Australian languages and Papuan languages share a common set of beginnings,
from the people who shifted into the combined island continent c 60 - 40 000
years ago.
Austronesian languages are derived from a proto-Austronesian language spoken
in Taiwan around about 3 000 years ago. The residents must've got restless
and shifted further south, until Austronesian is the world's most widely
scattered stone-age era language family, with speakers spread from Madagascar
to Easter Island and Hawai'i. The only place the Australian languages met
the Austronesian languages was around Darwin/Arnhem Land, where there was a
scattered trading trips from Indonesia; the Papuan languages met the
Austronesian languages around the New Guinean coastline, and largely lost.

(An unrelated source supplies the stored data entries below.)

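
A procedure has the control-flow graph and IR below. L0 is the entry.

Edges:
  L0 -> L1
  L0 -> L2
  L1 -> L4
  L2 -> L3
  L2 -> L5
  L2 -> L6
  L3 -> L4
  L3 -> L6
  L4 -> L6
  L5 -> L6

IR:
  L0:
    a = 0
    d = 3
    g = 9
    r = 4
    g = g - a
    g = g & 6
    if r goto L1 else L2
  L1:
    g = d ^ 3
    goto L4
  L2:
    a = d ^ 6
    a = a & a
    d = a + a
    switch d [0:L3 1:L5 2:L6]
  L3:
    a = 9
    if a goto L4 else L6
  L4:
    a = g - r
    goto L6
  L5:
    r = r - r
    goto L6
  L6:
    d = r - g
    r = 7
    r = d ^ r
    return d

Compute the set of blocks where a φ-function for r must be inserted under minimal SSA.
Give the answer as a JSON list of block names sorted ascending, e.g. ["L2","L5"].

idom tree: L1←L0 L2←L0 L3←L2 L4←L0 L5←L2 L6←L0
Dom∩ at merges:
  L4: preds {L1,L3}: {L0,L1} ∩ {L0,L2,L3} = {L0}; idom=L0
  L6: preds {L2,L3,L4,L5}: {L0,L2} ∩ {L0,L2,L3} ∩ {L0,L4} ∩ {L0,L2,L5} = {L0}; idom=L0

Frontier:
  join L4 pred L1: L1 stop@L0
  join L4 pred L3: L3→L2 stop@L0
  join L6 pred L2: L2 stop@L0
  join L6 pred L3: L3→L2 stop@L0
  join L6 pred L4: L4 stop@L0
  join L6 pred L5: L5→L2 stop@L0
  L0: DF=∅
  L1: DF={L4}
  L2: DF={L4,L6}
  L3: DF={L4,L6}
  L4: DF={L6}
  L5: DF={L6}
  L6: DF=∅

φ for r: defs {L0,L5,L6}
  DF⁺ = {L6}

Answer: ["L6"]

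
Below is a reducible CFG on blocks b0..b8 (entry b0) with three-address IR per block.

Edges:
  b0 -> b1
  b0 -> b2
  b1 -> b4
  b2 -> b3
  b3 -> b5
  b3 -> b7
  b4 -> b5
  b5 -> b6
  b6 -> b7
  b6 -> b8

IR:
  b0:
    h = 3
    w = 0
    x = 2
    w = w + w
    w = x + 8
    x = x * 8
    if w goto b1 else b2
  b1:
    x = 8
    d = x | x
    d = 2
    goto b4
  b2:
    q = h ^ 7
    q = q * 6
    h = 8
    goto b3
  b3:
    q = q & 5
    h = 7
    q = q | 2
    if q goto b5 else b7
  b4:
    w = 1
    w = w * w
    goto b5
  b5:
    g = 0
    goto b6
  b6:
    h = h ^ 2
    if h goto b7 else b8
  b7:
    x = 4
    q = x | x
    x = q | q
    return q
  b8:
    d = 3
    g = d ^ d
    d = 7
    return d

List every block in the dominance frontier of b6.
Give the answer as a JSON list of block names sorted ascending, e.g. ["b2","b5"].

idom tree: b1←b0 b2←b0 b3←b2 b4←b1 b5←b0 b6←b5 b7←b0 b8←b6
Dom∩ at merges:
  b5: preds {b3,b4}: {b0,b2,b3} ∩ {b0,b1,b4} = {b0}; idom=b0
  b7: preds {b3,b6}: {b0,b2,b3} ∩ {b0,b5,b6} = {b0}; idom=b0

DF derivation:
  b5←b3: walk b3→b2 to b0
  b5←b4: walk b4→b1 to b0
  b7←b3: walk b3→b2 to b0
  b7←b6: walk b6→b5 to b0
  DF(b0)=∅
  DF(b1)={b5}
  DF(b2)={b5,b7}
  DF(b3)={b5,b7}
  DF(b4)={b5}
  DF(b5)={b7}
  DF(b6)={b7}
  DF(b7)=∅
  DF(b8)=∅

DF(b6) = ["b7"]

Answer: ["b7"]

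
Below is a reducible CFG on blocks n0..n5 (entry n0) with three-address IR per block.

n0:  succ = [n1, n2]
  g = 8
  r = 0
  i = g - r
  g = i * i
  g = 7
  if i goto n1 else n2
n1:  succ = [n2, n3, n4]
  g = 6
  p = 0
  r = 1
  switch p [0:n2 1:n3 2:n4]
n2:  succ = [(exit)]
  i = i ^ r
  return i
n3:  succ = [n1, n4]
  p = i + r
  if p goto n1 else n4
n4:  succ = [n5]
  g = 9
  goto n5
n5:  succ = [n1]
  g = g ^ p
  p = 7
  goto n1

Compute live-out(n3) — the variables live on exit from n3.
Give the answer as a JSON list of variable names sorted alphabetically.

def/use:
  n0 def {g,i,r} use ∅
  n1 def {g,p,r} use ∅
  n2 def {i} use {i,r}
  n3 def {p} use {i,r}
  n4 def {g} use ∅
  n5 def {g,p} use {g,p}

Liveness:
  n0 li=∅ lo={i,r}
  n1 li={i} lo={i,p,r}
  n2 li={i,r} lo=∅
  n3 li={i,r} lo={i,p}
  n4 li={i,p} lo={g,i,p}
  n5 li={g,i,p} lo={i}

live-out(n3) = ["i", "p"]

Answer: ["i", "p"]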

Inland they speak Papuan languages; on the coast, particularly the north
coast and islands, they speak Austronesian languages.
I may be wrong; I don't doubt it; but that is what I've picked up from here
and there about the Australian/Papuan/Austronesian language families.
>
> (Malagasy, spoken on the island of Madagascar off the
> southeastern coast of Africa, is also related to the
> Austronesian languages.)
>
> --Ph. D.
--
Wesley Parish
* * *
Clinersterton beademung - in all of love. RIP James Blish
* * *
Mau e ki, "He aha te mea nui?"
You ask, "What is the most important thing?"
Maku e ki, "He tangata, he tangata, he tangata."
I reply, "It is people, it is people, it is people."